# "Cards" on JB



## MistaWolfe (Oct 10, 2011)

I suck at getting these to work or show. I just want weather at all times. I've tried some suggestions from other users and it doesn't work.

I'm on JDkoreclipse v5. Anyone else?

Thanks guys.

Sent from my Galaxy Nexus using Tapatalk 2


----------



## CC16177 (Dec 29, 2011)

I'm still on v2.1 just because i'm not having any issues so don't see a need to be on the latest but the cards seem to sort of work for me.
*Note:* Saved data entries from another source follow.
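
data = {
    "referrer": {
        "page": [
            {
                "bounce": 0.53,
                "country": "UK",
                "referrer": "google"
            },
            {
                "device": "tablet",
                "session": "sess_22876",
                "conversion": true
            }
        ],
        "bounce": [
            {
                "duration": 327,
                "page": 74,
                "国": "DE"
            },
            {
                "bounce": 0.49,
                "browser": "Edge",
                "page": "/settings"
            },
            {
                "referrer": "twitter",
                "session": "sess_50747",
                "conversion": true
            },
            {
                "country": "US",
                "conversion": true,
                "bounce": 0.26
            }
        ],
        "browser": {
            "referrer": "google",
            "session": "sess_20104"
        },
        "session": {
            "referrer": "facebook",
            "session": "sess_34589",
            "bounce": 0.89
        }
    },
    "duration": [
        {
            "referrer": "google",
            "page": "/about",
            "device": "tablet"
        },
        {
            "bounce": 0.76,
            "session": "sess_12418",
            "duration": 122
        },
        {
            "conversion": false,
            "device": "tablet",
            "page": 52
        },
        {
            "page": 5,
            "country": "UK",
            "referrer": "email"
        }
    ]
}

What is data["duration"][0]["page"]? "/about"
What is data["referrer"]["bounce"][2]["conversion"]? True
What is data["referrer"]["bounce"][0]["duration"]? 327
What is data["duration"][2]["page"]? 52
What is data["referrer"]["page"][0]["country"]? "UK"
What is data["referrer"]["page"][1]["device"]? "tablet"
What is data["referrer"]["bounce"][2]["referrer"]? "twitter"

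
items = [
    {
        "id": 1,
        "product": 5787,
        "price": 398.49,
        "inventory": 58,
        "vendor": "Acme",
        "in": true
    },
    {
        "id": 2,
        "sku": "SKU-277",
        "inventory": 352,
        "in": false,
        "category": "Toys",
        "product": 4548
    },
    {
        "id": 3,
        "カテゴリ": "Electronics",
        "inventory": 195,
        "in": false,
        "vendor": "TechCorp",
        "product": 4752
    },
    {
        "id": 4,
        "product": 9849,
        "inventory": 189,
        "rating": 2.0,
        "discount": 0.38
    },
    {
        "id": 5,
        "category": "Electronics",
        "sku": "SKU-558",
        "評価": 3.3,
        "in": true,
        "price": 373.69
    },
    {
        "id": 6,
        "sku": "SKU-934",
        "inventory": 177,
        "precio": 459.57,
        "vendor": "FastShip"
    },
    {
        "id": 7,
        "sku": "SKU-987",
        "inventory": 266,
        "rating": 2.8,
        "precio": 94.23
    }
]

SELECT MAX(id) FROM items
7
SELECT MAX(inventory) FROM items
352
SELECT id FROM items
[1, 2, 3, 4, 5, 6, 7]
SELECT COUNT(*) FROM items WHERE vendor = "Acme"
1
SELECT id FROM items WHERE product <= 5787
[1, 2, 3]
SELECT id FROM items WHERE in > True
[]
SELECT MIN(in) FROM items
False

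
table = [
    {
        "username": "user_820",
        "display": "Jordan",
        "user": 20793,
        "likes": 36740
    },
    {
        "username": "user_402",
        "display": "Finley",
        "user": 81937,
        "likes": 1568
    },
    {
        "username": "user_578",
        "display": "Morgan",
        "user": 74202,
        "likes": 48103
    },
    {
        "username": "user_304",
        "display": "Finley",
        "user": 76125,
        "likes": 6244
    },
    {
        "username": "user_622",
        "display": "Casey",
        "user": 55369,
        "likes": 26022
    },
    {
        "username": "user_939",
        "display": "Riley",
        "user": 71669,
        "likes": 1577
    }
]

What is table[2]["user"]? 74202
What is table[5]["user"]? 71669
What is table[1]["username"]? "user_402"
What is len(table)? 6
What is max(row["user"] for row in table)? 81937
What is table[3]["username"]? "user_304"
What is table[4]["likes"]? 26022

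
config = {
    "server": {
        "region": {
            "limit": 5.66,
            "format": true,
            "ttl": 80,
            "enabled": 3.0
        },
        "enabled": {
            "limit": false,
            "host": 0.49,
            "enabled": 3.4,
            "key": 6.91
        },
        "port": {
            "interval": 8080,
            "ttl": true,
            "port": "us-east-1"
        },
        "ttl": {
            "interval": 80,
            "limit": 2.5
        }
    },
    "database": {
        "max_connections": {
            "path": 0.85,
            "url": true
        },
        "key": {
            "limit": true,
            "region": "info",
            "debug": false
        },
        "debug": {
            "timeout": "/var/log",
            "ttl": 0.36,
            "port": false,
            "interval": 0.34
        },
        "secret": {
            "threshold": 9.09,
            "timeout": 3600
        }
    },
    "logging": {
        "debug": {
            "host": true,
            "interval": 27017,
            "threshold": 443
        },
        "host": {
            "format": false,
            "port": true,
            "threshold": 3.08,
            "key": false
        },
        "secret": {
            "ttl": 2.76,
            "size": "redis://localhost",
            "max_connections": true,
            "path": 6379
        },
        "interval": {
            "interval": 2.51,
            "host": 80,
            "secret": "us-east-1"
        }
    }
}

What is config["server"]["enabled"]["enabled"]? 3.4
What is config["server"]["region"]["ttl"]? 80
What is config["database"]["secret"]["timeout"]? 3600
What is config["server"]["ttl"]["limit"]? 2.5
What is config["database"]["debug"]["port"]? False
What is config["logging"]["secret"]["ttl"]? 2.76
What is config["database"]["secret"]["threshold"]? 9.09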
I checked the weather a few times yesterday and when I went in today to say "what's the weather like this weekend" it already had the weather card for my location up.


----------



## blaineevans (Jul 11, 2011)

What did Mustang say?









Sent from my Galaxy Nexus using Tapatalk 2


----------



## UnfedBear67 (Jul 31, 2011)

The weather card comes up if there is a weather or city location change, I believe (or that's what it does with me) The other work/home card will start to come up when it learns you patterns this morning when I got to work my home card came up for the first time. And other cards come up depending on searches.

Sent from my Galaxy Nexus using RootzWiki


----------



## CC16177 (Dec 29, 2011)

blaineevans said:


> What did Mustang say?
> 
> 
> 
> ...


Something about trying to build the world's largest database of JB threads... I'm gonna go start another one.


----------



## MistaWolfe (Oct 10, 2011)

Lol. I did not see his thread. I don't start threads often.

Sorry Mustang!

P.S. wanna race my Prelude?









Sent from my Galaxy Nexus using Tapatalk 2


----------



## Art Vandelay (Jan 4, 2012)

I can't get the sports one to work. I think its because my location is not considered local for the team I am looking for.

My looking to add Philadelphia sports teams, but my location is north jersey.

Anyone able to get sports card to work for "non local" teams?

Sent from my Galaxy Nexus using RootzWiki


----------



## Smcdo123 (Jun 7, 2011)

b16 said:


> Finally, somewhere you can go, without a leash.


Location has nothing to do with sports. Ask it the scores a few times and make sure you have web search history on.

Sent from my Galaxy Nexus using RootzWiki


----------